Er habe die Kinder im Tod bei sich haben wollen, sagte der vermutliche Mörder seiner kleinen Kinder laut Tageszeitung Österreich vom 28.09.2021. Die gleiche Zeitung schrieb tags zuvor, das Mordmotiv wäre Hass auf die Kinder gewesen, da er an seiner biologischen Vaterschaft – es gibt auch eine soziale, und die muss sich jeder Elternteil erst erarbeiten! – zweifelte. Und: Sie seien ihm, der seine Miete nicht mehr zahlen konnte, „im Weg gestanden“. Seinen nachfolgenden Suizidversuch überlebte der Mann – ob er seine Tat laut den Zeitungsberichterstattungen angeblich angekündigt hatte, scheint mir erinnerlich, konnte aber keine Quelle der Nachricht mehr finden.

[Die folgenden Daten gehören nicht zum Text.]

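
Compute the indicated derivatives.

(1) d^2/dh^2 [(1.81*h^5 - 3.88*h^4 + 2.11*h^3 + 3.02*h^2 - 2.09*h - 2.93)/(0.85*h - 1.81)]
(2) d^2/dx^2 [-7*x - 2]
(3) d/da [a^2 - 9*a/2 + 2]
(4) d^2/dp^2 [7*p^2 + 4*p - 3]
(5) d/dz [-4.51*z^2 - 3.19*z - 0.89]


(1) = (15.6927*h^5 - 100.36035*h^4 + 217.15385*h^3 - 172.012626*h^2 + 41.475426*h + 9.122864)/(0.614125*h^3 - 3.923175*h^2 + 8.354055*h - 5.929741)
(2) = 0
(3) = 2*a - 9/2
(4) = 14
(5) = -9.02*z - 3.19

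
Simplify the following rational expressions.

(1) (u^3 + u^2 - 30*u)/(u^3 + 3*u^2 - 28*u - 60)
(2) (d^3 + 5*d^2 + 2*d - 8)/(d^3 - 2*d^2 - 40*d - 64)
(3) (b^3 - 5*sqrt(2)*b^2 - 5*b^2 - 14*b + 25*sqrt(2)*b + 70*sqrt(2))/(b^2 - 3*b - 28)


(1) = u/(u + 2)
(2) = (d - 1)/(d - 8)
(3) = (b^2 + b*(2 - 5*sqrt(2)) - 10*sqrt(2))/(b + 4)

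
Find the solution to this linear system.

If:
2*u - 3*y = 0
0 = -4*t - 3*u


Then:
t = -9*y/8
u = 3*y/2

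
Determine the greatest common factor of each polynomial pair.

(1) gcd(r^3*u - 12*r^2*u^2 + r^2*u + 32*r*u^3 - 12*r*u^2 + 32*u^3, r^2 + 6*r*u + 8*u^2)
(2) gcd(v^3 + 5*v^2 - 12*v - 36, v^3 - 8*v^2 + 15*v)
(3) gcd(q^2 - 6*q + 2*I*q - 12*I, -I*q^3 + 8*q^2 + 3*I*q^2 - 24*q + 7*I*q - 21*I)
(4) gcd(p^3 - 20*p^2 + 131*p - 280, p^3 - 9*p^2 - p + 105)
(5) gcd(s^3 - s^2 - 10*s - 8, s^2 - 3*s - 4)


(1) = gcd((r - 8*u)*(r - 4*u)*(r*u + u), (r + 2*u)*(r + 4*u)) = 1
(2) = gcd((v - 3)*(v + 2)*(v + 6), v*(v - 5)*(v - 3)) = v - 3
(3) = 1
(4) = p^2 - 12*p + 35
(5) = gcd((s - 4)*(s + 1)*(s + 2), (s - 4)*(s + 1)) = s^2 - 3*s - 4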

Wenn jemand versucht, Kinder oder andere Nahestehende mit in den Tod zu nehmen, wird oft von „erweitertem Suizid“ gesprochen. Damit wird aber die Wut und der Hass vernebelt, die für die Kraft zum Töten eines Menschen erforderlich sind und mit der Hoffnungslosigkeit und Verzweiflung des Schrittes zur Selbsttötung vermischt – quasi als Entschuldigung. Drei Kinder – siebenjährige Zwillinge und einen Vierjährigen – zu Tode zu bringen, schreibt die Tageszeitung Österreich, bewirke einen längeren Todeskampf und brauche mindestens eine halbe Stunde. Ich ergänze: und Kaltblütigkeit.
Es braucht dringend ein neues Wort, das das Hauptmotiv solcher Vernichtungsaktionen umschreibt. Ich schlage „Rachetötung“ vor. Denn wie Hans-Ulrich Krause in seinem Buch „Kinderspiel mit dem Tod“ aufgezeigt hat, wird aus Rache an denjenigen, die einen nicht achten, nicht lieben, einem nicht beistehen, genau dasjenige vernichtet, was ihnen offensichtlich mehr bedeutet – oft das Auto, ein Haustier oder sogar die gemeinsamen Kinder.
Üblicherweise gehen solchen Untaten – ich vermeide das Wort Verzweiflungstaten, denn das fällt bereits unter die nachträgliche juristische Rechtfertigung – tagelange Stimmungsschwankungen und Grübeleien voraus – und genau diese „Gewitterstimmung im Kopf“ müsste sofort in eine Beratungsstelle führen (wo man üblicherweise auch anonym bleiben kann). Wenn es plötzlich aus dem Körper zu eitern beginnt, sucht man ja auch schleunigst einen Arzt oder eine Ärztin auf – und genau so sollte es bei „Seeleneiter“ geschehen.
Deswegen fordere ich unentwegt, dass zum Thema mentale Gesundheit bereits im Schulunterricht Wissen vermittelt werden muss: Wann und wo wird im „state of the art“ der aktuellen Wissenschaft, d. h. kunstgerecht über die aktuelle Krise hinweggeholfen.
Seelengift – erkennbar an Zwangsgedanken oder Empfindungen „wie wenn man platzen würde“ – muss „aus-gedrückt“ werden. Dazu helfen alle Formen von Kunst (inklusive der Poesie der „heiligen Schriften“), oft auch „die Natur“ (Waldtherapie!) oder „heilige Räume“ – aber auch bloßes Reden.